What Is Inflation and Deflation and a Speculation Concerning the Bitcoin Future

Recently I started buying bitcoins and I’ve heard a lot of discusses inflation and deflation however, not lots of people actually know and consider what inflation and deflation are. But let’ plateforme de trading fiable on inflation.

We always needed ways to trade value and probably the most practical way to take action would be to link it with money. In past times it worked quite well as the money that has been issued was associated with gold. So every central bank needed enough gold to cover back all of the money it issued. However, in past times century this changed and gold is not what’s giving value to money but promises. As possible guess it’s very easy to abuse to such power and certainly the major central banks are not renouncing to do so. For this reason they are printing money, so put simply they are “creating wealth” out of thin air without really having it. This technique not merely exposes us to risks of economic collapse nonetheless it results also with the de-valuation of money. Therefore, because money is worth less, whoever is selling something must raise the price of goods to reflect their real value, this is called inflation. But what’s behind the money printing? Why are central banks doing so? Well the answer they might give you is that by de-valuing their currency they’re helping the exports.

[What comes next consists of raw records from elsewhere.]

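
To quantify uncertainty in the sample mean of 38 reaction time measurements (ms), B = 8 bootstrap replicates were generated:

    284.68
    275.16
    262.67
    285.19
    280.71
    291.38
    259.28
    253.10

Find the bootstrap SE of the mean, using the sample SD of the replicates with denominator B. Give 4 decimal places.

Bootstrap SE is the standard deviation of the 8 replicate means.
Mean of replicates: (284.68 + 275.16 + 262.67 + 285.19 + 280.71 + 291.38 + 259.28 + 253.10) / 8 = 2192.17000 / 8 = 274.02125
Sum of squared deviations: (+10.65875)² + (+1.13875)² + (−11.35125)² + (+11.16875)² + (+6.68875)² + (+17.35875)² + (−14.74125)² + (−20.92125)² = 1369.56629
Variance = 1369.56629 / 8 = 171.19579
SE* = √171.19579

SE* = 13.0842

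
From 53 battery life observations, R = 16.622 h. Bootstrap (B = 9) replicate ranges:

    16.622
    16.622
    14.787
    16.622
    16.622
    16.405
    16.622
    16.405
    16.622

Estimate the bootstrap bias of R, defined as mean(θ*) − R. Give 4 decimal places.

mean(θ*) = (16.622 + 16.622 + 14.787 + 16.622 + 16.622 + 16.405 + 16.622 + 16.405 + 16.622) / 9 = 16.36989
bias = 16.36989 − 16.622

bias = −0.2521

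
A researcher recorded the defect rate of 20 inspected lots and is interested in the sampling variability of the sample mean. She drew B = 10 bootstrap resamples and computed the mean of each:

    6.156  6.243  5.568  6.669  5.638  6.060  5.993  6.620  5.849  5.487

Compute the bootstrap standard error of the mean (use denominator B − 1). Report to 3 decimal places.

SE* = 0.410

Bootstrap SE is the standard deviation of the 10 replicate means.
Mean of replicates: (6.156 + 6.243 + 5.568 + 6.669 + 5.638 + 6.060 + 5.993 + 6.620 + 5.849 + 5.487) / 10 = 60.2830 / 10 = 6.0283
Sum of squared deviations: (+0.1277)² + (+0.2147)² + (−0.4603)² + (+0.6407)² + (−0.3903)² + (+0.0317)² + (−0.0353)² + (+0.5917)² + (−0.1793)² + (−0.5413)² = 1.5146
Variance = 1.5146 / 9 = 0.1683
SE* = √0.1683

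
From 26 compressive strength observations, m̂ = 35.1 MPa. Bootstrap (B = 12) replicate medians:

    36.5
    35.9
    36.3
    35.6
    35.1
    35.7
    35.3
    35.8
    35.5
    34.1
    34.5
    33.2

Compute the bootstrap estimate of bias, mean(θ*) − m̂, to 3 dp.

bias = +0.192

mean(θ*) = (36.5 + 35.9 + 36.3 + 35.6 + 35.1 + 35.7 + 35.3 + 35.8 + 35.5 + 34.1 + 34.5 + 33.2) / 12 = 35.2917
bias = 35.2917 − 35.1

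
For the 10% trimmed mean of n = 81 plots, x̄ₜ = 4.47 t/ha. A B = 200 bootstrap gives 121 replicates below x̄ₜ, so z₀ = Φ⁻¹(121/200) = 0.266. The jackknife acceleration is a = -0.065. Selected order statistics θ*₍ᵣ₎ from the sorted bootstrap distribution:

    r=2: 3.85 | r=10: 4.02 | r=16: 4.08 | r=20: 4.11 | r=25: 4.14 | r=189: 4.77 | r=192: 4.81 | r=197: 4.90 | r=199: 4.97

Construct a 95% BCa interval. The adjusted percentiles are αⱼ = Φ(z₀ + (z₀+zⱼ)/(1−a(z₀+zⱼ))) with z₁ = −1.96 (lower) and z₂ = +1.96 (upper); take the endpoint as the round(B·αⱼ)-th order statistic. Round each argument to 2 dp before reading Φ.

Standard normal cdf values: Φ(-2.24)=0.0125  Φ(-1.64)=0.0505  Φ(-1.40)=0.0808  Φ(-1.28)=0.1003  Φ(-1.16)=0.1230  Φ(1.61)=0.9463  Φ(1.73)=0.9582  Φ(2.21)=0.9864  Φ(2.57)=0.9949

Lower: z₀ + z₁ = 0.266 + (-1.960) = -1.694; 1 − a(z₀+z₁) = 1 − (-0.065)(-1.694) = 0.8899; argument = 0.266 + (-1.694)/0.8899 = -1.6376 → -1.64.
α₁ = Φ(-1.64) = 0.0505; rank = round(200 × 0.0505) = 10; θ*₍10₎ = 4.02.
Upper: z₀ + z₂ = 2.226; 1 − a(z₀+z₂) = 1.1447; argument = 2.2106 → 2.21; α₂ = 0.9864; rank = 197; θ*₍197₎ = 4.90.

(4.02, 4.90)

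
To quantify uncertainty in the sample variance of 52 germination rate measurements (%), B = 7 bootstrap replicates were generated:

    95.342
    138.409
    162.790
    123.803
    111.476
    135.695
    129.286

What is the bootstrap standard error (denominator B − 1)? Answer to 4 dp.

SE* = 21.3568

Bootstrap SE is the standard deviation of the 7 replicate variances.
Mean of replicates: (95.342 + 138.409 + 162.790 + 123.803 + 111.476 + 135.695 + 129.286) / 7 = 896.80100 / 7 = 128.11443
Sum of squared deviations: (−32.77243)² + (+10.29457)² + (+34.67557)² + (−4.31143)² + (−16.63843)² + (+7.58057)² + (+1.17157)² = 2736.66889
Variance = 2736.66889 / 6 = 456.11148
SE* = √456.11148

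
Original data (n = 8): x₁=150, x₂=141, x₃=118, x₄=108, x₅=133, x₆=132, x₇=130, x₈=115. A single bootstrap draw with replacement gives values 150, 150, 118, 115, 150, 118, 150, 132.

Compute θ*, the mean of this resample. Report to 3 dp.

Mean = (150 + 150 + 118 + 115 + 150 + 118 + 150 + 132) / 8 = 1083.0 / 8 = 135.375

θ* = 135.375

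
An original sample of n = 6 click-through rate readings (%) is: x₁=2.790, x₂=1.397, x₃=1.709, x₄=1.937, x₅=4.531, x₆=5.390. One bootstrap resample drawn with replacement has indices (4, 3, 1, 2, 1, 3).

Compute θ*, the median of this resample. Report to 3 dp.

θ* = 1.823

Resample values: 1.937, 1.709, 2.790, 1.397, 2.790, 1.709.
Sorted: 1.397, 1.709, 1.709, 1.937, 2.790, 2.790
Median = average of the two middle values = 1.823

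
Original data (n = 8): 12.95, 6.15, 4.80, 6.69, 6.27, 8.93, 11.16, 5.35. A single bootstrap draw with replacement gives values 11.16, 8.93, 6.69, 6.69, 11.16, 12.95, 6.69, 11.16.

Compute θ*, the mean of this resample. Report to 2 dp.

θ* = 9.43

Mean = (11.16 + 8.93 + 6.69 + 6.69 + 11.16 + 12.95 + 6.69 + 11.16) / 8 = 75.430 / 8 = 9.43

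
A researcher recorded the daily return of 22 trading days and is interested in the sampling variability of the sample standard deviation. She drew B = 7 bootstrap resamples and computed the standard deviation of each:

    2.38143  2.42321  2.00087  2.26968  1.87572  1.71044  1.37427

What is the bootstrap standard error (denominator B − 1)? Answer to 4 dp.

SE* = 0.3847

Bootstrap SE is the standard deviation of the 7 replicate standard deviations.
Mean of replicates: (2.38143 + 2.42321 + 2.00087 + 2.26968 + 1.87572 + 1.71044 + 1.37427) / 7 = 14.035620 / 7 = 2.005089
Sum of squared deviations: (+0.376341)² + (+0.418121)² + (−0.004219)² + (+0.264591)² + (−0.129369)² + (−0.294649)² + (−0.630819)² = 0.887971
Variance = 0.887971 / 6 = 0.147995
SE* = √0.147995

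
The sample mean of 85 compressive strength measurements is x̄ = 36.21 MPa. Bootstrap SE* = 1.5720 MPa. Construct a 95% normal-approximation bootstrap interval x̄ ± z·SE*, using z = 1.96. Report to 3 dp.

(33.129, 39.291)

Margin = 1.96 × 1.5720 = 3.0811
Interval: 36.21 ± 3.0811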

In fairness, inside our global economy this is true. However, that is not the only reason. By issuing fresh money we can afford to cover back the debts we had, basically we make new debts to pay the old ones. But that’s not only it, by de-valuing our currencies we are de-facto de-valuing our debts. That is why our countries love inflation. In inflationary environments it’s simpler to grow because debts are cheap. But what are the consequences of most this? It’s hard to store wealth. So if you keep the money (you worked hard to obtain) in your bank account you’re actually losing wealth because your money is de-valuing pretty quickly.

Because each central bank has an inflation target at around 2% we can well say that keeping money costs all of us at least 2% each year. This discourages savers and spur consumes. This is one way our economies are working, based on inflation and debts.

What about deflation? Well this is often the opposite of inflation and it is the biggest nightmare for our central banks, let’s see why. Basically, we have deflation when overall the costs of goods fall. This might be caused by a rise of value of money. First of all, it could hurt spending as consumers will be incentivised to save money because their value increase overtime. Alternatively merchants will undoubtedly be under constant pressure. They will have to sell their goods quick otherwise they’ll lose money because the price they will charge because of their services will drop over time. But if there is something we learned in these years is that central banks and governments usually do not care much about consumers or merchants, what they care the most is DEBT!!. In a deflationary environment debt will become a real burden as it will only get bigger over time. Because our economies derive from debt you can imagine exactly what will function as consequences of deflation.

So to summarize, inflation is growth friendly but is founded on debt. Therefore the future generations will pay our debts. Deflation alternatively makes growth harder nonetheless it implies that future generations won’t have much debt to pay (in such context it could be possible to cover slow growth).

OK so how all this fits with bitcoins?

Well, bitcoins are designed to be an alternative for money and to be both a store of value and a mean for trading goods. They are limited in number and we will never have a lot more than 21 million bitcoins around. Therefore they’re designed to be deflationary. We now have all seen what the consequences of deflation are. However, in a bitcoin-based future it could still be possible for businesses to thrive. The ideal solution will be to switch from a debt-based economy to a share-based economy. Actually, because contracting debts in bitcoins would be very costly business can still have the capital they want by issuing shares of their company. This could be an interesting alternative as it will offer you many investment opportunities and the wealth generated will undoubtedly be distributed more evenly among people. However, just for clarity, I must say that part of the costs of borrowing capital will undoubtedly be reduced under bitcoins as the fees will be extremely low and there won’t be intermediaries between transactions (banks rip people off, both borrowers and lenders). This might buffer a few of the negative sides of deflation. Nevertheless, bitcoins will face many problems unfortunately, as governments still need fiat money to cover back the huge debts that people inherited from days gone by generations.